2. I can access the list even if I don't have wifi.

After I get my grocery shopping done for the week, I uncheck and unbold everything, remove "non-staples" and I repeat the process next week.

Step #4: Create Your Game Plan

When I get home from the grocery store, I unload my groceries and organize them in my fridge and freezer.

Just kidding, I don't do that. In fact, I need a better system for storing produce in my fridge, so if you have one, please share!

I do, however, create a game plan. Meaning, all the little stuff, that takes a ton of time? I try to do that in advance, if possible.

If something needs to be defrosted, I take it out of the freezer and put it in the fridge (or sometimes leave it in the sink) in the morning. If something needs to be marinated, or a ton of produce chopped up, I try to do it the night before.

Because in reality, that is the stuff that takes up a ton of time and makes cooking tedious and less fun.

But schedule it on your to-do list so you don't forget! I can't count how  many times I walked into my kitchen to cook dinner and realized I forgot to defrost the main ingredient. And then I ended up having to improvise, usually with something that's less than ideal.

Step #5: Cook!

I'm not an expert chef, so I have no magical things to reveal here. I'll leave that to the food bloggers. All I can say is you don't get better unless you practice. Yeah, you'll make stuff that only you will eat (or maybe not even that), but eventually, you'll get better.

And when you do, you'll learn how to simplify recipes and personalize them to fit your individual needs and palate.

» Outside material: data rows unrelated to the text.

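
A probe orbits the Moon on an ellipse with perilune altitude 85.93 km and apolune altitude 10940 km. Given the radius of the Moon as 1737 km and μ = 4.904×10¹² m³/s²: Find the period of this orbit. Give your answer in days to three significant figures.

T ≈ 0.641 days

r_p = 1737 + 85.93 = 1822.9 km = 1.8229×10⁶ m.
r_a = 1737 + 10940 = 12677 km = 1.2677×10⁷ m.
Semi-major axis a = (r_p + r_a)/2 = (1822.9 + 12677)/2 = 7250.0 km = 7.250×10⁶ m.
By Kepler's third law T = 2π√(a³/μ) = 2π × 8.815×10³ = 5.539×10⁴ s.
= 0.6411 days.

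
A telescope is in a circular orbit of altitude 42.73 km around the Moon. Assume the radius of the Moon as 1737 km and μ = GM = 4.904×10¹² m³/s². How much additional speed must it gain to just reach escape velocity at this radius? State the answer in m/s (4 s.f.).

Δv ≈ 687.6 m/s

r = 1737 + 42.73 = 1779.7 km = 1.7797×10⁶ m.
Circular speed v_c = √(μ/r) = 1660 m/s.
Escape speed v_esc = √(2μ/r) = √2 × v_c = 2348 m/s.
Δv = v_esc − v_c = 687.6 m/s.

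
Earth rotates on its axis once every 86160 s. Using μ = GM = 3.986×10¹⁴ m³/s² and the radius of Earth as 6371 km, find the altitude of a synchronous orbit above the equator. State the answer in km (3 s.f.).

A synchronous orbit has period T, so by Kepler's third law a = (μT²/4π²)^(1/3).
μT²/4π² = 3.986×10¹⁴ × (8.616×10⁴)² / 39.48 = 7.495×10²² m³.
a = 4.216×10⁷ m = 42163 km.
Altitude h = a − R = 42163 − 6371 = 35792 km.

h_sync ≈ 35800 km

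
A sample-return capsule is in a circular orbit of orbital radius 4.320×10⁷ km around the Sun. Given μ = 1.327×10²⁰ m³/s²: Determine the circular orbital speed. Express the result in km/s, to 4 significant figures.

r = 4.320×10⁷ km = 4.320×10¹⁰ m.
For a circular orbit v = √(μ/r) = √(1.327×10²⁰ / 4.320×10¹⁰) = √(3.072×10⁹) = 55420 m/s.
That is 55.42 km/s.

v ≈ 55.42 km/s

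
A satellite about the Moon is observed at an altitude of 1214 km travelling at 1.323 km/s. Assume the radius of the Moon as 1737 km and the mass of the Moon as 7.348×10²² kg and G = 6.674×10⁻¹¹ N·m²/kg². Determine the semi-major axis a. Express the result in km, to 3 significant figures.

μ = GM = 6.674×10⁻¹¹ × 7.348×10²² = 4.904×10¹² m³/s².
r = 1737 + 1214 = 2951.0 km = 2.951×10⁶ m.
Specific orbital energy ε = v²/2 − μ/r = (1323)²/2 − 4.904×10¹²/2.951×10⁶ = -7.867×10⁵ J/kg.
Since ε = −μ/(2a), a = −μ/(2ε) = 3.117×10⁶ m = 3117.0 km.

a ≈ 3120 km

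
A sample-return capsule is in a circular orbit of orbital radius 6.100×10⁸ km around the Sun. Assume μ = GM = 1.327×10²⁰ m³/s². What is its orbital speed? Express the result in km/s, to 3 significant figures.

r = 6.100×10⁸ km = 6.100×10¹¹ m.
For a circular orbit v = √(μ/r) = √(1.327×10²⁰ / 6.100×10¹¹) = √(2.175×10⁸) = 14750 m/s.
That is 14.75 km/s.

v ≈ 14.7 km/s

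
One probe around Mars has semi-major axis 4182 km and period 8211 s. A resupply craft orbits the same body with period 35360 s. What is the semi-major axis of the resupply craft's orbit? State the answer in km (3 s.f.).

a₂ ≈ 11100 km

Kepler's third law: a³ ∝ T², so a₂ = a₁ (T₂/T₁)^(2/3).
T₂/T₁ = 4.306, (T₂/T₁)^(2/3) = 2.647.
a₂ = 4182 × 2.647 = 11070 km.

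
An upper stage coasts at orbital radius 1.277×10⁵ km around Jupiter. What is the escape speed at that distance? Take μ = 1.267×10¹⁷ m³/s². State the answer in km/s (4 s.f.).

v_esc ≈ 44.55 km/s

r = 1.277×10⁵ km = 1.277×10⁸ m.
Escape speed v_esc = √(2μ/r) = √(2 × 1.267×10¹⁷ / 1.277×10⁸) = √(1.984×10⁹) = 44550 m/s.
= 44.55 km/s.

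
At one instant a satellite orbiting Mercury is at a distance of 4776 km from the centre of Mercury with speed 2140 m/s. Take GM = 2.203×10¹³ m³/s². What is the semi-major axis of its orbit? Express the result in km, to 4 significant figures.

r = 4.776×10⁶ m.
Vis-viva rearranged: 1/a = 2/r − v²/μ = 4.188×10⁻⁷ − 2.079×10⁻⁷ = 2.109×10⁻⁷ m⁻¹.
a = 4.742×10⁶ m = 4742.0 km.

a ≈ 4742 km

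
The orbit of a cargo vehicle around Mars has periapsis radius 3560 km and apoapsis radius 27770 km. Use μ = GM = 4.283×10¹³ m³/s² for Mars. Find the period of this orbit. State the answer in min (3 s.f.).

Semi-major axis a = (r_p + r_a)/2 = (3560.0 + 27770)/2 = 15665 km = 1.566×10⁷ m.
By Kepler's third law T = 2π√(a³/μ) = 2π × 9.474×10³ = 5.953×10⁴ s.
= 992.1 min.

T ≈ 992 min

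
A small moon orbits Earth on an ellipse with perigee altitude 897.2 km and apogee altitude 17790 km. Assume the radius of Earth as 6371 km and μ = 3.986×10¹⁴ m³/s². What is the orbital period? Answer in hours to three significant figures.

r_p = 6371 + 897.2 = 7268.2 km = 7.2682×10⁶ m.
r_a = 6371 + 17790 = 24161 km = 2.4161×10⁷ m.
Semi-major axis a = (r_p + r_a)/2 = (7268.2 + 24161)/2 = 15715 km = 1.571×10⁷ m.
By Kepler's third law T = 2π√(a³/μ) = 2π × 3.120×10³ = 1.960×10⁴ s.
= 5.446 hours.

T ≈ 5.45 hours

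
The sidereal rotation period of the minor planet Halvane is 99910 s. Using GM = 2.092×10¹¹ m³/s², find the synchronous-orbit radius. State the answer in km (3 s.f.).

r_sync ≈ 3750 km

A synchronous orbit has period T, so by Kepler's third law a = (μT²/4π²)^(1/3).
μT²/4π² = 2.092×10¹¹ × (9.991×10⁴)² / 39.48 = 5.290×10¹⁹ m³.
a = 3.754×10⁶ m = 3753.8 km.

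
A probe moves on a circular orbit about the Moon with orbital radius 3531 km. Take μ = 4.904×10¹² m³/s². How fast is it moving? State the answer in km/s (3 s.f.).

v ≈ 1.18 km/s

r = 3531 km = 3.531×10⁶ m.
For a circular orbit v = √(μ/r) = √(4.904×10¹² / 3.531×10⁶) = √(1.389×10⁶) = 1178 m/s.
That is 1.178 km/s.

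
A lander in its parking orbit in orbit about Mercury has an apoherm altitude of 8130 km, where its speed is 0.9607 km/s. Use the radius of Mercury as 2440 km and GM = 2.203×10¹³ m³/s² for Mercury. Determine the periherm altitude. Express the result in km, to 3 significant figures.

r_a = 2440 + 8130 = 10570 km = 1.057×10⁷ m.
Specific energy ε = v²/2 − μ/r = -1.623×10⁶ J/kg, so a = −μ/(2ε) = 6.788×10⁶ m.
The apsides satisfy r_p + r_a = 2a, so the periherm radius is 2a − r_a = 3.006×10⁶ m = 3005.9 km.
Periherm altitude = 3005.9 − 2440 = 565.90 km.

periherm altitude ≈ 566 km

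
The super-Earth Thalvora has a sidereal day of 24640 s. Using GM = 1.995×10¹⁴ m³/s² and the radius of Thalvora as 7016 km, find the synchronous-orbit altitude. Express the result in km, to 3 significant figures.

A synchronous orbit has period T, so by Kepler's third law a = (μT²/4π²)^(1/3).
μT²/4π² = 1.995×10¹⁴ × (2.464×10⁴)² / 39.48 = 3.068×10²¹ m³.
a = 1.453×10⁷ m = 14531 km.
Altitude h = a − R = 14531 − 7016 = 7514.8 km.

h_sync ≈ 7510 km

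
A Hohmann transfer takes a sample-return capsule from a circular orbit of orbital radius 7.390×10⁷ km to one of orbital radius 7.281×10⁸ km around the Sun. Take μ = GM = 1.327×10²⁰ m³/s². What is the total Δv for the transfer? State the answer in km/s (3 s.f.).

r₁ = 7.390×10⁷ km = 7.390×10¹⁰ m.
r₂ = 7.281×10⁸ km = 7.281×10¹¹ m.
Transfer ellipse a_t = (r₁ + r₂)/2 = 4.010×10¹¹ m.
At r₁: circular v_c1 = √(μ/r₁) = 42380 m/s; transfer-perihelion v_p = √[μ(2/r₁ − 1/a_t)] = 57100 m/s.
Δv₁ = v_p − v_c1 = 14720 m/s.
At r₂: circular v_c2 = √(μ/r₂) = 13500 m/s; transfer-aphelion v_a = √[μ(2/r₂ − 1/a_t)] = 5795 m/s.
Δv₂ = v_c2 − v_a = 7705 m/s.
Total Δv = Δv₁ + Δv₂ = 22430 m/s = 22.43 km/s.

Δv_total ≈ 22.4 km/s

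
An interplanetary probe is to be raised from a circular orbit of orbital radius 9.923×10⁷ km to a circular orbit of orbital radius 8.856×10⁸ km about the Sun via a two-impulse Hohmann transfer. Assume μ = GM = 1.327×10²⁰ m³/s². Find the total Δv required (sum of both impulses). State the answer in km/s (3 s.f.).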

I used to disregard recipes that had eight or more ingredients. Take herbs and spices for example - I mean, who wants to buy a $7 bottle of spice for 1/8 tsp?! Over time I've learned what herbs and spices I like and now substitute or eliminate the ones in the recipes that I don't. By doing so, I've been able to save money by only investing in the stuff I like - the stuff I actually use. And I threw out that bottle of curry that's been sitting in my cabinet for the past four years (sorry, not a fan of curry - but I love Steph Curry :p ).

Now I'm open to all kinds of recipes from many sources, because now I know how to personalize (and make it healthier if need be) for me.

This is my process that's helped make cooking easier for me. Find a process that works for you, then refine it until it becomes seamless! Once you do, you may find that cooking can be enjoyable and possibly even therapeutic!